In the meantime, you can help!

I've started a wiki page listing the backward compatibility breaks I've found
so far. Feel free to add to this, or look into the linked issues. Contribute
to the wiki or the linked issues.

https://wiki.python.org/moin/PortingToPy3k/34to35

Build and install Python 3.5 from source and run your package's test suite in
a virtual environment or in tox. (tox 2.1 supports Python 3.5 but it isn't
yet available in Debian/Ubuntu - no worries, install tox in a virtualenv and
use *that* to run your test suite.)

Create a chroot with the py35asdefault PPA enabled, and do some porting there.
Here's a good guideline on how to use a PPA.

https://help.launchpad.net/Packaging/PPA
https://launchpad.net/~pythoneers/+archive/ubuntu/py35asdefault

Examine the build failures and see if you can identify or fix the problem.
Start with the package details page

https://launchpad.net/~pythoneers/+archive/ubuntu/py35asdefault/+packages

and drill down into the console logs for specific failures by clicking on the
'amd64' or 'i386' links next to any big red X you see, then clicking on the
'buildlog' link. E.g.

http://tinyurl.com/pnpjtv6

Scroll down near the bottom, which is where the failure will most likely be
evident.

Release new versions of your packages with Python 3.5 support to PyPI so the
Debian maintainers and Ubuntu developers can begin to upload compatible
versions.
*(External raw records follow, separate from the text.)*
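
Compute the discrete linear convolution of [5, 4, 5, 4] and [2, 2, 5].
y[0] = 5×2 = 10; y[1] = 5×2 + 4×2 = 18; y[2] = 5×5 + 4×2 + 5×2 = 43; y[3] = 4×5 + 5×2 + 4×2 = 38; y[4] = 5×5 + 4×2 = 33; y[5] = 4×5 = 20

[10, 18, 43, 38, 33, 20]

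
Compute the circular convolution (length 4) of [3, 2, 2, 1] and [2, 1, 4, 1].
Use y[k] = Σ_j f[j]·g[(k-j) mod 4]. y[0] = 3×2 + 2×1 + 2×4 + 1×1 = 17; y[1] = 3×1 + 2×2 + 2×1 + 1×4 = 13; y[2] = 3×4 + 2×1 + 2×2 + 1×1 = 19; y[3] = 3×1 + 2×4 + 2×1 + 1×2 = 15. Result: [17, 13, 19, 15]

[17, 13, 19, 15]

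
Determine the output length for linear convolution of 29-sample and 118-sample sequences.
Linear/full convolution length: m + n - 1 = 29 + 118 - 1 = 146

146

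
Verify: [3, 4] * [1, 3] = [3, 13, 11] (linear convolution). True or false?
Recompute linear convolution of [3, 4] and [1, 3]: y[0] = 3×1 = 3; y[1] = 3×3 + 4×1 = 13; y[2] = 4×3 = 12 → [3, 13, 12]. Compare to given [3, 13, 11]: they differ at index 2: given 11, correct 12, so answer: No

No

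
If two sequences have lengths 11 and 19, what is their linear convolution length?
Linear/full convolution length: m + n - 1 = 11 + 19 - 1 = 29

29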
If you're a developer for other Linux distros or platforms, let's
work together! (As is often the case, we'll trail blaze on Ubuntu and push
the results upstream to Debian as much as possible.)

Follow up here on any of the CC'd mailing lists, email me directly, or ping me
on IRC (nick 'barry' on python-dev, ubuntu-release @ freenode, debian-python @
OFTC).

Python 3.5 is in beta, with a final release scheduled for September 2015 (see
PEP 478). There's still plenty of time to fix or adjust to issues we find but
there are a ton of packages, so all help is greatly appreciated.

Let's make Python 3.5 the easiest upgrade ever.